A.C.A.B. : Honte à la police américaine qui abat un chien

ACTUALITÉS : Police Partout

Leon Rosby observait une opération de police à Hawthorne (USA). Cela n’a visiblement pas plu aux forces de l’ordre qui lui ont passé les menottes avant d’abattre son chien.

C’est une scène choquante qui a été filmée à Hawthorne, en Californie.

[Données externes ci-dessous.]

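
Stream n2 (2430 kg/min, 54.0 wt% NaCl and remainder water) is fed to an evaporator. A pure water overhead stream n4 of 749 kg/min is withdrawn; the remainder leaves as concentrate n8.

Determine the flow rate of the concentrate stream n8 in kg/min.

1681 kg/min

Concentrate = 2430 − 749 = 1681 kg/min.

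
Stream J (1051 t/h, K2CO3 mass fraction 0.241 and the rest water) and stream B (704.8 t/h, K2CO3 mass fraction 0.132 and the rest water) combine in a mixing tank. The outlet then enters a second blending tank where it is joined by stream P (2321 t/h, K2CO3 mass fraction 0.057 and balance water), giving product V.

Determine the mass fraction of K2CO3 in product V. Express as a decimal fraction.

0.117

Overall, product flow = 4076.8 t/h.
K2CO3 in = 1051×0.241 + 704.8×0.132 + 2321×0.057 = 478.62 t/h.
K2CO3 fraction in V = 0.117.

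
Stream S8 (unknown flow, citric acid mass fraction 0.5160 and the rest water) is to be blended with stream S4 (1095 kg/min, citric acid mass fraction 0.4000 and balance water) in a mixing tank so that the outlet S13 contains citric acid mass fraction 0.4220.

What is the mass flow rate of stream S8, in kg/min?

256.3 kg/min

Let S8 be the unknown flow. Total out = 1095 + S8.
citric acid balance: 438 + 0.516·S8 = 0.422·(1095 + S8)
(0.516 − 0.422)·S8 = 0.422×1095 − 438 = 24.09
S8 = 24.09 / 0.094 = 256.28 kg/min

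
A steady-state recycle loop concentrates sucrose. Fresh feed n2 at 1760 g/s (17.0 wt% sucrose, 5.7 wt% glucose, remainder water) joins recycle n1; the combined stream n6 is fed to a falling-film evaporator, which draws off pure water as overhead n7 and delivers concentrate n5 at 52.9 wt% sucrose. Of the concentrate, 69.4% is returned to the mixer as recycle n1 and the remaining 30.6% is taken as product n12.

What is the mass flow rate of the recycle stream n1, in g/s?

1283 g/s

Overall sucrose balance (none leaves overhead): sucrose in fresh feed = sucrose in product, i.e. 1760×0.170 = (1−0.694)·n5·0.529.
n5 = 299.2/(0.529×0.306) = 1848.4 g/s.
Recycle n1 = 0.694×1848.4 = 1282.8 g/s.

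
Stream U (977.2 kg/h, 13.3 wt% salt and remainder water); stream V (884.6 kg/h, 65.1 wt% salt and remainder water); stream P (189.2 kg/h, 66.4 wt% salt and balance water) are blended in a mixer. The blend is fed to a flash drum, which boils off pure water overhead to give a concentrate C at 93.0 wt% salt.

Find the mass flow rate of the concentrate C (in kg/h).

salt entering = 977.2×0.133 + 884.6×0.651 + 189.2×0.664 = 831.47 kg/h.
All salt reports to C, so C = 831.47/0.930 = 894.05 kg/h.

894.1 kg/h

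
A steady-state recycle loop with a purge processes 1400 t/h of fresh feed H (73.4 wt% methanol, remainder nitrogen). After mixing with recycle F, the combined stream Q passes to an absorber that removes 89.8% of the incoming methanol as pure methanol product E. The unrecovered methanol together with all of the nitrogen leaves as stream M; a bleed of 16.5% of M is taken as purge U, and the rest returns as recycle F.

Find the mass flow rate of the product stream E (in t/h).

1009 t/h

methanol in Q: m_A = 1400×0.734 + (1−0.165)·(1−0.898)·m_A, so m_A = 1027.6/0.9148 = 1123.3 t/h.
Product E = 0.898×1123.3 = 1008.7 t/h.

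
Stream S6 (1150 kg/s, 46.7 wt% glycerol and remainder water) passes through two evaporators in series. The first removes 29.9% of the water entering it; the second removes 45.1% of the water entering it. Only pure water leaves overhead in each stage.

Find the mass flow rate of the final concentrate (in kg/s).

water in feed = 1150×0.533 = 612.95 kg/s.
After stage 1: water left = (1−0.299)×612.95 = 429.68; stream total = 966.73 kg/s.
After stage 2: water left = (1−0.451)×429.68 = 235.89; final concentrate = 772.94 kg/s.

772.9 kg/s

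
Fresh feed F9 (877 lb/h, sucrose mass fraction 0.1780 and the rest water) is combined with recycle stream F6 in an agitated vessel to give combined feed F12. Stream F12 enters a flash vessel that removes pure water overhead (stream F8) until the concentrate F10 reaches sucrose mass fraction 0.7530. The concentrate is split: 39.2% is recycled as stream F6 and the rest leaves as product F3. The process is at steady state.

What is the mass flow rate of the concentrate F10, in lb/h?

341 lb/h

Overall sucrose balance (none leaves overhead): sucrose in fresh feed = sucrose in product, i.e. 877×0.178 = (1−0.392)·F10·0.753.
F10 = 156.11/(0.753×0.608) = 340.97 lb/h.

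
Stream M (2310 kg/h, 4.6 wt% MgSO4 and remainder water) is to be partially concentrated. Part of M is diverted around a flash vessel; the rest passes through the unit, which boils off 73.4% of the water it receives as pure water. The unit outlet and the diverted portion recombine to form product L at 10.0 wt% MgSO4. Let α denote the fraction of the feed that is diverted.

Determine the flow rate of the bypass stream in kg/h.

528.6 kg/h

All 2310×0.046 = 106.26 kg/h of MgSO4 reaches L, so L = 106.26/0.100 = 1062.6 kg/h and vapour = 1247.4 kg/h.
The evaporator receives (1−α)·2310 of feed at 0.954 water and removes 0.734 of that water:
0.734×0.954×(1−α)×2310 = 1247.4
(1−α) = 1247.4/1617.5 = 0.7712;  α = 0.2288.
Bypass flow = 0.2288×2310 = 528.6 kg/h.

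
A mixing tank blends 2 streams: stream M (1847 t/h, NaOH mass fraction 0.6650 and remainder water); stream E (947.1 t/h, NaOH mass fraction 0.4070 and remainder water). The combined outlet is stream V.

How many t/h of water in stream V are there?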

Sur ces images relayées par le site d’informations Pix 11, on aperçoit Leon Rosby qui promène son chien, un rottweiler, là où se déroule une opération spéciale de la police.

L’homme observe les faits avant de prendre des photos, ce qui amuse d’ailleurs la personne qui filme… mais pas les forces de l’ordre. Suit ensuite un échange verbal assez houleux entre Leon et les policiers avant que ces derniers ne viennent lui passer les menottes.

Avant que les policiers n’arrivent à sa hauteur, Leon avait pris le soin de mettre son chien dans sa voiture, mais le chien a réussi à sortir par une fenêtre du véhicule restée ouverte. Un des policiers n’a pas hésité longtemps, et a tiré à plusieurs reprises sur l’animal.

L’avocat du propriétaire du chien a confirmé qu’il portait plainte contre la police d’Hawthorne. Du côté de la police, c’est silence radio…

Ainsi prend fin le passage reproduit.